Buddha's Dog & Other Meditations
by Ira Sukrungruang


Living in the Tampa Bay area for some years now, aside from finally attending AAWP this year that was held in Tampa, I wanted to know what writers live around me.  Lo and behold, there is a prominent writer who is also Asian American. Thai-American to be exact and his name is Ira Sukrungruang and he is a creative writing professor at University of South Florida's MFA program.

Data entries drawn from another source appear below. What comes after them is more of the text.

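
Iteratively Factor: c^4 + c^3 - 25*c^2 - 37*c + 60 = (c - 1)*(c^3 + 2*c^2 - 23*c - 60) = (c - 1)*(c + 4)*(c^2 - 2*c - 15) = (c - 5)*(c - 1)*(c + 4)*(c + 3)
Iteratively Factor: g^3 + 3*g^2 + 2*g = (g + 2)*(g^2 + g) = (g + 1)*(g + 2)*(g)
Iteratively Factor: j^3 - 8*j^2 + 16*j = (j)*(j^2 - 8*j + 16) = j*(j - 4)*(j - 4)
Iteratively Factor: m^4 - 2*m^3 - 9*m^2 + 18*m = (m - 3)*(m^3 + m^2 - 6*m) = (m - 3)*(m - 2)*(m^2 + 3*m) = (m - 3)*(m - 2)*(m + 3)*(m)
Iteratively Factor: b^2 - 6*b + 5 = (b - 1)*(b - 5)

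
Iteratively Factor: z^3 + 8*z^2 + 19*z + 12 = (z + 3)*(z^2 + 5*z + 4) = (z + 1)*(z + 3)*(z + 4)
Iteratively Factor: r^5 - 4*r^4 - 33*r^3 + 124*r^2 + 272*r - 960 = (r + 4)*(r^4 - 8*r^3 - r^2 + 128*r - 240) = (r - 3)*(r + 4)*(r^3 - 5*r^2 - 16*r + 80) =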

I have heard his name in certain circles before, but I searched University of Tampa's booth out at the writer's conference and got to meet Ira and purchase his latest collection of personal essays.

Let me tell you, what depth and breadth of his prose, though seemingly personable in diction, like listening to your best friend confessing his or her worries and fears, it is balanced with a great amount of humor and heartbreak.  Most of all, it is also interspersed with such lyricism and universal truths. 

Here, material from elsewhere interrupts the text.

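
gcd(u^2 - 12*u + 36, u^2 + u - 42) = u - 6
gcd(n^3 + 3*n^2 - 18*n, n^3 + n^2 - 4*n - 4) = 1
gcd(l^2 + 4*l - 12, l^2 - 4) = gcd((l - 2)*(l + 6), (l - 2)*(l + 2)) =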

Buddha's Dog & Other Meditations seemed at first to have a congruous timeline that starts off with a boy who felt out of place in the United States growing up in  Chicago suburbs and very anchored to his parent's past, his parent's baggage from the mother country. Sukrungruang wrote about his childhood trips to Thailand, "I forgot I was born in Chicago.  Forgot that I was American. Forgot English. My other life eight thousand miles away, like a dream. It didn't take long, a week really, suddenly I was Thai, the most Thai I'd ever felt.  My father would tell me to speak English, to show off my American tongue to his friends at the VW garage."

The narrator shows the parallel between Buddha and dogs--this theme is interwoven through the essays. He talks of the dogs he had in the past, the dog he knew in Thailand, and also speaks of literary dogs such as "The Lady with the Dog" by Chekhov. Dogs, of course, are depicted as humble and kind sentient beings with a Buddha's nature.  

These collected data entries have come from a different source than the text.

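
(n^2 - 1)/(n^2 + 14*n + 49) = (n^2 - 1)/(n^2 + 14*n + 49)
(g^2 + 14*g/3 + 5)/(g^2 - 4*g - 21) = (g + 5/3)/(g - 7)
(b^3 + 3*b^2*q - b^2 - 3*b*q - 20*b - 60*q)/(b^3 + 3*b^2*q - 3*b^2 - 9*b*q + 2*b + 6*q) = (b^2 - b - 20)/(b^2 - 3*b + 2)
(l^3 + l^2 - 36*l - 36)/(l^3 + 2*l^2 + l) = (l^2 - 36)/(l*(l + 1))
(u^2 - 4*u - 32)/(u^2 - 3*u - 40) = (u + 4)/(u + 5)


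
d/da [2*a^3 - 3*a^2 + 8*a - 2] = 6*a^2 - 6*a + 8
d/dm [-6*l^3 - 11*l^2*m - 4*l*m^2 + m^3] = -11*l^2 - 8*l*m + 3*m^2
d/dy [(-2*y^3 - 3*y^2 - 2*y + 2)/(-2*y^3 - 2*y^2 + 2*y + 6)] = (-y^4 - 8*y^3 - 17*y^2 - 14*y - 8)/(2*(y^6 + 2*y^5 - y^4 - 8*y^3 - 5*y^2 + 6*y + 9))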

This is more than a coming of age collection of stories with characters that stood out, characters that one can fall in love with, even with their flaws and all.  The narrator comes to terms with many setbacks: his parent's divorce, his struggle with body image and relationships with women.  The essays move from the 70s, and 80s and through his college days, to the near present with a few paintings from a renown contemporary visual artist, Trenton Doyle Hancock, and essays springing from them as narrative practices exploring the self and body.

In the correlating essay to the artist's painting entitled "Faster" the narrator opens, "It is aggravating--no?--the weight you carry. It is more than the weight of your physical self. It is the metaphorical weight, the fat the clogs the metaphorical heart, the fat that causes you to think in metaphors."

The strongest character that stood out the most, the person that has been present-center throughout his life: his mother.  She does not at times hold punches, providing the narrator with doses of realism and tender brevity.

There are many, many morsels that these essays contain--another writer I am so glad to have met.  This collection will linger, finely crafted, and full of wisdom.